Kintsugi: the Japanese Art of Repairing.

the process of healing isn’t linear, that’s what most people that came out from therapy had as a take-home-message.

but it is discouraging when all you’ve been working on — all for the sake of feeling happy, no, at the least in peace; crumbles on a random tuesday.

understanding that no matter how much we try to change, your childhood will always live within you, is a hard thing to understand.

after all sometimes all we want is to put it on the back of our head.

but you do understand, everything that happened shaped you as a person now, right?

maybe it affect your attachment style, or what you seek, or even bits of your personalities.

not all of them are bad, sometimes i’m actually grateful it happened; in the most ironic way.

sometimes you realize you wouldn’t change yourself into this version, perhaps you adore or felt alright with it, without the occurances.

either your empathy to others, or grace you have given despite your hurts.

but within that gratitude, there’s also resentment. why did it happen? why did i have to understand that? everyone went fine without understanding what i went through, so why me?

and despite how good we try to keep it together, some days you see cracks within it.

it’s like a leaking roof, with puddle of water so heavy it started to drip.

there will always be a leak, always. one day it will arrive. and i am extremely exhausted.

what do i do with all these? where should i place all these grief of something i could never understand?

but i have the idea of what to do now, so if you’re also feeling what i’m feeling, listen to me as you prepare yourself a cup of warm tea, okay?

when you hold your warm cup of tea, feel it generate to every inch from your fingers to your palm. let the warm steam brush against your cheeks as it pinkens and take a sip.

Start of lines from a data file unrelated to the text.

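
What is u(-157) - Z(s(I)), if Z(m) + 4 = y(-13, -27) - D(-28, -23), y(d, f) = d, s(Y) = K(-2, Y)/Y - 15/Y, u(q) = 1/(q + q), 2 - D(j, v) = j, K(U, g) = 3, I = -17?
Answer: 14757/314 ≈ 46.997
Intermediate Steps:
D(j, v) = 2 - j
u(q) = 1/(2*q)
s(Y) = -12/Y (s(Y) = 3/Y - 15/Y = -12/Y)
Z(m) = -47 (Z(m) = -4 + (-13 - (2 - 1*(-28))) = -4 + (-13 - (2 + 28)) = -4 + (-13 - 1*30) = -4 + (-13 - 30) = -4 - 43 = -47)
u(-157) - Z(s(I)) = (½)/(-157) - 1*(-47) = (½)*(-1/157) + 47 = -1/314 + 47 = 14757/314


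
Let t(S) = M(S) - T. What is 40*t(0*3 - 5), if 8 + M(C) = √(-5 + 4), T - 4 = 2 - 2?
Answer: -480 + 40*I ≈ -480.0 + 40.0*I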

the knot in your throat — swallow it within each sip. let the warmth ease it until it reaches your chest.

there is no cure for this, you know this. but it doesn’t have to chain you from running away. run, run and run. when this sadness greets you, may it be under the bright sun and fresh breeze. may it be within the peonies garden.

what has been broken, can’t be turned back into it’s original form;

but you are kintsugi, you mend your broken pieces with silver and gold. you wear your scar with pride and courage, you celebrate it.

nobody picks themselves up after one milisecond of falling, you don’t have to mend yourself immediately.

if it’s hard, sit down with it and caress the wound gently first. let yourself feel the pain and cry, understand that ‘it hurts, it aches so bad, it stings’. just because you put a bandaid on it, doesn’t mean it stopped hurting. but you did your best cleaning the wound and closing it again, let time and your own body (who cares about you so much) heal it.

when you came from a burning house, you came out in flames. it might be scary to alot others, but some will step forward to embrace you and stop the fuming fire. if not them, you will jump into a cold lake under a beautiful spring, and with pride get yourself out soaking.

let there be an ease, a guarantee. you have went through it, it shall pass again. and under a rockier bottom, there’s a higher peak.

there’s not much an explanation of why it happened, sometimes it’s not for a greater good nor because the upper ones have promised you a bullshit gift. (you don’t have to earn something from getting hurt)

sometimes, it just happened. and despite it’s unfair and not our responsibility, it doesn’t mean you have to be six feet underground to know the spring awaits for you.

maybe what heals is something very simple: the scent of a wet soil, the extra yolk in your eggs, or your best friend telling you they have watched your favorite show to understand why you love it.

i promise, there’s still so much for you to adore.

let those little moments in your life in, allow it to make space for you to breath easier.

may your love and your gentleness preserving in this life, may it be the lacquer to your kintsugi.

hey, kintsugi. you’re more beautiful than ever now.